All available evidence indicates that the hunger for agricultural or rural land in South Africa is largely a myth:

Of all the land claims to date, 59% were filed in urban areas.
Of all the land grabs in recent years, 84% were in urban areas.
South Africans, but black South Africans in particular, are urbanising at a rapid pace.
Of all the people who have taken the effort to file land claims, 93% have indicated that they would rather have money than land.
A recent poll by the Institute of Race Relations found that only 1% of people in South Africa believe that more land reform would improve their lives, and 0,6% regarded land reform as South Africa’s most serious unresolved problem.

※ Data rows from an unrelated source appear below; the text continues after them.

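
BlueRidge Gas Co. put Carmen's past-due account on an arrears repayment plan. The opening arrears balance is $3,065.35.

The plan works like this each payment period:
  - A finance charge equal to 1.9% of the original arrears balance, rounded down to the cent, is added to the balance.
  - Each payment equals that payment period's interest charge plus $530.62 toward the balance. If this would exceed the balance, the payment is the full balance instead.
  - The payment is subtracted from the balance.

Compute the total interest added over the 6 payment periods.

Payment period 1: opening $3,065.35; interest $58.24 → $3,123.59; payment $588.86; balance $2,534.73
Payment period 2: opening $2,534.73; interest $58.24 → $2,592.97; payment $588.86; balance $2,004.11
Payment period 3: opening $2,004.11; interest $58.24 → $2,062.35; payment $588.86; balance $1,473.49
Payment period 4: opening $1,473.49; interest $58.24 → $1,531.73; payment $588.86; balance $942.87
Payment period 5: opening $942.87; interest $58.24 → $1,001.11; payment $588.86; balance $412.25
Payment period 6: opening $412.25; interest $58.24 → $470.49; payment $470.49; balance $0.00
Total interest: $58.24 + $58.24 + $58.24 + $58.24 + $58.24 + $58.24 = $349.44

$349.44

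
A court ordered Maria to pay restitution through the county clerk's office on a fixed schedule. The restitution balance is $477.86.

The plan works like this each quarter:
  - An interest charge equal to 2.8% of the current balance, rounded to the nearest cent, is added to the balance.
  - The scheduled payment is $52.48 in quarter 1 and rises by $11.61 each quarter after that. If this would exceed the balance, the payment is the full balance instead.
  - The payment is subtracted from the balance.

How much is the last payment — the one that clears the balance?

# | Opening | Interest | Payment | End bal
1 | $477.86 | $13.38 | $52.48 | $438.76
2 | $438.76 | $12.29 | $64.09 | $386.96
3 | $386.96 | $10.83 | $75.70 | $322.09
4 | $322.09 | $9.02 | $87.31 | $243.80
5 | $243.80 | $6.83 | $98.92 | $151.71
6 | $151.71 | $4.25 | $110.53 | $45.43
7 | $45.43 | $1.27 | $46.70 | $0.00

$46.70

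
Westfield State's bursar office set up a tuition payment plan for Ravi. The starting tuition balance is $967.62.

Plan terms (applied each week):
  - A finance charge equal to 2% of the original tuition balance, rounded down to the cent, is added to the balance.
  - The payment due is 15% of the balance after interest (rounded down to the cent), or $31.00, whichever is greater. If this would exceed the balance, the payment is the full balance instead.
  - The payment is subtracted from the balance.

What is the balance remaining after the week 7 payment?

# | Opening | Interest | Payment | End bal
1 | $967.62 | $19.35 | $148.04 | $838.93
2 | $838.93 | $19.35 | $128.74 | $729.54
3 | $729.54 | $19.35 | $112.33 | $636.56
4 | $636.56 | $19.35 | $98.38 | $557.53
5 | $557.53 | $19.35 | $86.53 | $490.35
6 | $490.35 | $19.35 | $76.45 | $433.25
7 | $433.25 | $19.35 | $67.89 | $384.71

$384.71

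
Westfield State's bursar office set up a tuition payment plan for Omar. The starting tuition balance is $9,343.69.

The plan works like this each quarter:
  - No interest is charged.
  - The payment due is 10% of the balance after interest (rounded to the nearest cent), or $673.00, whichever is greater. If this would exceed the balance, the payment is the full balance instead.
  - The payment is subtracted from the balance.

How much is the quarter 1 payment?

Quarter 1: opening $9,343.69; payment $934.37; balance $8,409.32

$934.37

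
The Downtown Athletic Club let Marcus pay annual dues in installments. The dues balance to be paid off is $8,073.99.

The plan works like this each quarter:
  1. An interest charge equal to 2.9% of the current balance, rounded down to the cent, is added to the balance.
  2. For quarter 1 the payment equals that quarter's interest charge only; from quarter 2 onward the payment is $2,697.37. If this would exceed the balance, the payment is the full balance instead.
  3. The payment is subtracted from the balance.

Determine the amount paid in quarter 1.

Quarter 1: opening $8,073.99; interest $234.14 → $8,308.13; payment $234.14; balance $8,073.99

$234.14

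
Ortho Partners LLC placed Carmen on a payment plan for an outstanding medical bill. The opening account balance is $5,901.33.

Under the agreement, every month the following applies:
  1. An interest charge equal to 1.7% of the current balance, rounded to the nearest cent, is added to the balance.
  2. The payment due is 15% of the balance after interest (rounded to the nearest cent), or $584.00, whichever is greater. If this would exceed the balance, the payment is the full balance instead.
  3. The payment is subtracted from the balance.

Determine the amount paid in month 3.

Month 1: $5,901.33 +$100.32 interest = $6,001.65; pay $900.25 → $5,101.40
Month 2: $5,101.40 +$86.72 interest = $5,188.12; pay $778.22 → $4,409.90
Month 3: $4,409.90 +$74.97 interest = $4,484.87; pay $672.73 → $3,812.14

$672.73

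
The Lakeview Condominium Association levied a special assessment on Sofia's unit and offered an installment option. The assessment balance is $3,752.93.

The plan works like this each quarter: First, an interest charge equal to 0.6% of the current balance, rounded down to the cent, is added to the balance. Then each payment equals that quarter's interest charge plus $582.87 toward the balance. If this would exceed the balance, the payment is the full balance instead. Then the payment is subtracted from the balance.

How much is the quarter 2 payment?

$601.89

Quarter 1: $3,752.93 +$22.51 interest = $3,775.44; pay $605.38 → $3,170.06
Quarter 2: $3,170.06 +$19.02 interest = $3,189.08; pay $601.89 → $2,587.19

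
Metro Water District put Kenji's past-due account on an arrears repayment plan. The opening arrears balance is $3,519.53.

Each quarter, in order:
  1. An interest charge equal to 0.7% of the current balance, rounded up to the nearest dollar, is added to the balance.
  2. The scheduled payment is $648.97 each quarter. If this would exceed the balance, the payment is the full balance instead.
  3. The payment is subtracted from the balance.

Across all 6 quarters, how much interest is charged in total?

Quarter 1: $3,519.53 +$25.00 interest = $3,544.53; pay $648.97 → $2,895.56
Quarter 2: $2,895.56 +$21.00 interest = $2,916.56; pay $648.97 → $2,267.59
Quarter 3: $2,267.59 +$16.00 interest = $2,283.59; pay $648.97 → $1,634.62
Quarter 4: $1,634.62 +$12.00 interest = $1,646.62; pay $648.97 → $997.65
Quarter 5: $997.65 +$7.00 interest = $1,004.65; pay $648.97 → $355.68
Quarter 6: $355.68 +$3.00 interest = $358.68; pay $358.68 → $0.00
Total interest: $25.00 + $21.00 + $16.00 + $12.00 + $7.00 + $3.00 = $84.00

$84.00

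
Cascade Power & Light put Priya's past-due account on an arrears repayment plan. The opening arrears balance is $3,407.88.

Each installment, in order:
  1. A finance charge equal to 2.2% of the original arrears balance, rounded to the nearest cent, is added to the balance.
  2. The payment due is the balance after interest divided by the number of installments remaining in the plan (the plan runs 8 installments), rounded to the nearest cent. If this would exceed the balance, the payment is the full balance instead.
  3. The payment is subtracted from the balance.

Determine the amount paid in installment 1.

$435.36

# | Opening | Interest | Payment | End bal
1 | $3,407.88 | $74.97 | $435.36 | $3,047.49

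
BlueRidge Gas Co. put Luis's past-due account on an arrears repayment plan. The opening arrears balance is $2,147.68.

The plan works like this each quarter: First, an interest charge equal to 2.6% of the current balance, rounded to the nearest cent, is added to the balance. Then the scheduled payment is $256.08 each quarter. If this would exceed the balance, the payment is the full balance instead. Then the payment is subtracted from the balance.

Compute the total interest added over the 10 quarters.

Quarter 1: $2,147.68 +$55.84 interest = $2,203.52; pay $256.08 → $1,947.44
Quarter 2: $1,947.44 +$50.63 interest = $1,998.07; pay $256.08 → $1,741.99
Quarter 3: $1,741.99 +$45.29 interest = $1,787.28; pay $256.08 → $1,531.20
Quarter 4: $1,531.20 +$39.81 interest = $1,571.01; pay $256.08 → $1,314.93
Quarter 5: $1,314.93 +$34.19 interest = $1,349.12; pay $256.08 → $1,093.04
Quarter 6: $1,093.04 +$28.42 interest = $1,121.46; pay $256.08 → $865.38
Quarter 7: $865.38 +$22.50 interest = $887.88; pay $256.08 → $631.80
Quarter 8: $631.80 +$16.43 interest = $648.23; pay $256.08 → $392.15
Quarter 9: $392.15 +$10.20 interest = $402.35; pay $256.08 → $146.27
Quarter 10: $146.27 +$3.80 interest = $150.07; pay $150.07 → $0.00
Total interest: $55.84 + $50.63 + $45.29 + $39.81 + $34.19 + $28.42 + $22.50 + $16.43 + $10.20 + $3.80 = $307.11

$307.11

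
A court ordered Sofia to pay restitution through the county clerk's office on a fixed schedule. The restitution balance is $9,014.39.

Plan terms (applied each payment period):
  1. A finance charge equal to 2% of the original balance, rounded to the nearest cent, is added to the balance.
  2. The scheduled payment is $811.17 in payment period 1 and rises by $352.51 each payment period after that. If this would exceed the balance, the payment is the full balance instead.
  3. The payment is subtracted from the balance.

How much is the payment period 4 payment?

$1,868.70

# | Opening | Interest | Payment | End bal
1 | $9,014.39 | $180.29 | $811.17 | $8,383.51
2 | $8,383.51 | $180.29 | $1,163.68 | $7,400.12
3 | $7,400.12 | $180.29 | $1,516.19 | $6,064.22
4 | $6,064.22 | $180.29 | $1,868.70 | $4,375.81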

We should not let this issue be derailed into a racial issue. Unfortunately, the President has already done so when he used the words “our people” to refer to black people. The Deputy President did so when he threatened with a “violent takeover” if white people didn’t voluntarily hand over their land to black people. Minister of Cooperative Government and Traditional Affairs, Zweli Mkhize, did so when he said that no property of any black person or black group would be expropriated.

It has become a popular pastime for members of this House to blame every white person for the crimes of every other white person. Now imagine if we had blamed every black person for the crimes of every other black person. If we were consistent in how we evaluate and contextualise history, white people would make claims like “black people are murderers”, only on the basis that some black people have committed the crime of murder, or that black people had to pay reparations for the Bloukrans and Weenen massacres, or the extermination of the Van Rensburg Trek. We would all agree that such claims would be regarded as grossly racist and intolerably unfair. And I am convinced that those of you who call for reparations most aggressively do not even know about the Bloukrans and Weenen massacres or the Van Rensburg Trek. Why? Because you are drunk on ideology. It is an ideology not based on historic accuracy, but a desperate attempt to ferment racial hatred and division with the real aim of advancing state power and hopeless socialism under the banner of “corrective measures”.

Yes, you are drunk on ideology – the ideology of the obviously failing National Democratic Revolution. You are drunk on power – since every decision you make is an attempt to gather more power and control into your hands. You are drunk on hatred and contempt – not only for white people, but for the poorest South Africans who suffer daily under your policies and will suffer even more if you continue to destroy the economy and sow hatred and division.